Most of the above companies make “multi-life” discounts available through your employer or professional associations in which you are a member. These discounts typically range from 10-20%. However, if unisex (gender neutral) rates are available in addition to these discounts, female physicians can save 40-60% off of the normal female rate structure. Again, an insurance agent or financial planner that specializes in working with medical professionals should be familiar with discounts that may be available.
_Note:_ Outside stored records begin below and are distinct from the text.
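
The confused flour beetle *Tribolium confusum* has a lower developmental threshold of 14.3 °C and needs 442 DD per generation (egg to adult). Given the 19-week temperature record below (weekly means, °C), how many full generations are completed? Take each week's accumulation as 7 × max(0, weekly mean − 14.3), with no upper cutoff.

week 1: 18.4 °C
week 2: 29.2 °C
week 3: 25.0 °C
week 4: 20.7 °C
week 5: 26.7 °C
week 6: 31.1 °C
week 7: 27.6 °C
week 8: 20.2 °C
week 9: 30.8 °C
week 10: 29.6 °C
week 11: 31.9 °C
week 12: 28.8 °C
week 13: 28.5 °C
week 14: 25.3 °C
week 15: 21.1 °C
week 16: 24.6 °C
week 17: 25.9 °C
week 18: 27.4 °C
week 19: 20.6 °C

3 generations

Weekly DD (7 × max(0, T̄ − 14.3)): 28.7, 104.3, 74.9, 44.8, 86.8, 117.6, 93.1, 41.3, 115.5, 107.1, 123.2, 101.5, 99.4, 77.0, 47.6, 72.1, 81.2, 91.7, 44.1.
Season total = 1551.9 DD.
Complete generations = ⌊1551.9 / 442⌋ = 3.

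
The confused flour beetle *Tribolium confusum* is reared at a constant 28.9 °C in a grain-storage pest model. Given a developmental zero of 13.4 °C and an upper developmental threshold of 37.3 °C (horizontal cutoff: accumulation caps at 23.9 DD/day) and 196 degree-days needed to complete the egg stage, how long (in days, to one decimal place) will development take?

12.6 days

Daily accumulation = 28.9 − 13.4 = 15.5 DD/day.
Duration = 196 / 15.5 = 12.645 ≈ 12.6 days.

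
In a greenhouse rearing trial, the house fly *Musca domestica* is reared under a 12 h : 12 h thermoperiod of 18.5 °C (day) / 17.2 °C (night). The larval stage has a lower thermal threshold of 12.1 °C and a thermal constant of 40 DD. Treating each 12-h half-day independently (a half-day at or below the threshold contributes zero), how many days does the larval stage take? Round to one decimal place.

7.0 days

Day half: max(0, 18.5 − 12.1) × 0.5 = 6.4 × 0.5 = 3.20 DD.
Night half: max(0, 17.2 − 12.1) × 0.5 = 5.1 × 0.5 = 2.55 DD.
Per 24 h: 5.75 DD/day.
Duration = 40 / 5.75 = 6.957 ≈ 7.0 days.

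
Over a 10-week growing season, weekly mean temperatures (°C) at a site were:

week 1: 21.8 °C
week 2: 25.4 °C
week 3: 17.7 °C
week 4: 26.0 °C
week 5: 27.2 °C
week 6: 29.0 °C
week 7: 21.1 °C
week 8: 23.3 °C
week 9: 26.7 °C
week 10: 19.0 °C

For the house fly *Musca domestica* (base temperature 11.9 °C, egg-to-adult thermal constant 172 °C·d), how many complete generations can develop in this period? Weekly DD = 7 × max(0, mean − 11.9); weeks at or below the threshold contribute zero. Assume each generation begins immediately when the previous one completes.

4 generations

Weekly DD (7 × max(0, T̄ − 11.9)): 69.3, 94.5, 40.6, 98.7, 107.1, 119.7, 64.4, 79.8, 103.6, 49.7.
Season total = 827.4 DD.
Complete generations = ⌊827.4 / 172⌋ = 4.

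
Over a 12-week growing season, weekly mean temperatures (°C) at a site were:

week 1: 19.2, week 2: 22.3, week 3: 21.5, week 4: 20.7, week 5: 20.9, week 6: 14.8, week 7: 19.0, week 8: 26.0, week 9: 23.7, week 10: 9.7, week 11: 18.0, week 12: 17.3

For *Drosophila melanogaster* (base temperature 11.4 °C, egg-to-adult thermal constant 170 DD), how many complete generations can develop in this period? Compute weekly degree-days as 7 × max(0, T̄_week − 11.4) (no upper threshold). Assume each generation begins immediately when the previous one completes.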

While this is by no means an exhaustive list of the differences of the policy provisions between companies and certain policy provisions vary or may not be available in specific states, it certainly serves as a very good starting point. There are many factors to consider when purchasing a policy including your gender, medical specialty, age, occupational classification and geographic location. Also remember that disability insurance coverage cannot be purchased directly from an insurance carrier so it will not cost you anything to employ the services of an independent insurance agent that specializes in disability insurance planning for physicians. (Editor’s note: It should be obvious for those who read the entirety of these two posts that there is a real benefit to using a good agent to select a policy. There is no single policy or company that is necessarily best for all doctors. Disability insurance policies are important, but complex and constantly changing.)